What we get is an unhandled exception:
Traceback (most recent call last):
File "/home/mikolajuzarski/python_playground/reproduce_hang/reproducer.py", line 23, in <module>
session.execute("ALTER KEYSPACE system_auth WITH REPLICATION = {'class': 'SimpleStrategy', 'replication_factor': 1 }", timeout=3)
File "cassandra/cluster.py", line 2708, in cassandra.cluster.Session.execute
File "cassandra/cluster.py", line 5048, in cassandra.cluster.ResponseFuture.result
cassandra.OperationTimedOut: errors={'Connection defunct by heartbeat': 'Client request timeout. See Session.execute[_async](timeout)'}, last_host=172.23.0.2:9042
However, the error message is misleading, because it suggests that something bad happened during query execution.
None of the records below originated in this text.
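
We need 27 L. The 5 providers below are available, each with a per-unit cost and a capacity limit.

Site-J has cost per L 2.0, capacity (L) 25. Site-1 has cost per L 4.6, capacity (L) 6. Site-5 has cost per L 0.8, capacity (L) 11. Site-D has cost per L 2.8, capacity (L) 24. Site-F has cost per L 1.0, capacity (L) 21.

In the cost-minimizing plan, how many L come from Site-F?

16

Use providers in increasing cost order.
Site-5 (0.8): use full 11 → 16 L to go.
Take 16 from Site-F at 1.0 to finish.
Site-J, Site-D, Site-1: unused.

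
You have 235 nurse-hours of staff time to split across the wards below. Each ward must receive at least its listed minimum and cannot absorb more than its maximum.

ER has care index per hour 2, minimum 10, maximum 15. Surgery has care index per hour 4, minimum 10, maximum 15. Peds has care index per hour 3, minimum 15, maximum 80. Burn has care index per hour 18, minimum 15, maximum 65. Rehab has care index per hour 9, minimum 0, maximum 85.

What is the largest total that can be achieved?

2195

Meeting every minimum uses 10+10+15+15+0 = 50 nurse-hours, leaving 185.
Order the wards by care index per hour: Burn 18 > Rehab 9 > Surgery 4 > Peds 3 > ER 2.
Burn takes 50 more to reach its cap of 65 → 135 left.
Rehab: +85 to 85 (cap) → 50 left.
Surgery takes 5 more to reach its cap of 15 → 45 left.
Peds has room for 65 more but only 45 remain, so it gets 60.
Total = 2×10 + 4×15 + 3×60 + 18×65 + 9×85 = 2195.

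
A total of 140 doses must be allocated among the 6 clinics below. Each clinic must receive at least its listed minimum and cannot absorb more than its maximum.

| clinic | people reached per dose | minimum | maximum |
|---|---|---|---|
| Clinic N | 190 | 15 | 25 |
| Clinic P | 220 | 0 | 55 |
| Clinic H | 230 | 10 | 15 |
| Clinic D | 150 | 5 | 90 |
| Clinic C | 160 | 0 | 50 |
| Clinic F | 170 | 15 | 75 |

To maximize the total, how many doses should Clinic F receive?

Meeting every minimum uses 15+0+10+5+0+15 = 45 doses, leaving 95.
Order the clinics by people reached per dose: Clinic H 230 > Clinic P 220 > Clinic N 190 > Clinic F 170 > Clinic C 160 > Clinic D 150.
Clinic H: +5 to 15 (cap) — 90 left.
Clinic P takes 55 more to reach its cap of 55 — 35 left.
Give Clinic N 10 more to hit its cap of 25 — 25 left.
Only 25 left; Clinic F takes them to reach 40.

40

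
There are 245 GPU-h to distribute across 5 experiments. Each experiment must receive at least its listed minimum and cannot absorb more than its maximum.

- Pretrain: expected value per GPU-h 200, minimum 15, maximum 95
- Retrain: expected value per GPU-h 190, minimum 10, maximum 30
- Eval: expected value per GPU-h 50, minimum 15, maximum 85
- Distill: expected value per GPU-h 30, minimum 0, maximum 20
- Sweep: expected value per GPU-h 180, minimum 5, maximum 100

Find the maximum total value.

Meeting every minimum uses 15+10+15+0+5 = 45 GPU-h, leaving 200.
Highest expected value per GPU-h first: Pretrain 200 > Retrain 190 > Sweep 180 > Eval 50 > Distill 30.
Give Pretrain 80 more to hit its cap of 95 ; 120 left.
Retrain: +20 to 30 (cap) ; 100 left.
Sweep: +95 to 100 (cap) ; 5 left.
Eval has room for 70 more but only 5 remain, so it gets 20.
Total = 200×95 + 190×30 + 50×20 + 180×100 = 43700.

43700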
What really happens is that during session.connect()
the driver tries to open connections to specific shards of the nodes
using port 19042. It delegates the tasks to ThreadPoolExecutor
which by default uses 2 workers.
Since all packets with dst port = 19042 are silently dropped, both workers are occupied for 10 seconds (connect_timeout
). Meanwhile, we asynchronously try to execute the query, but there are no workers available to handle it - the query times out and the program crashes with unhandled exception.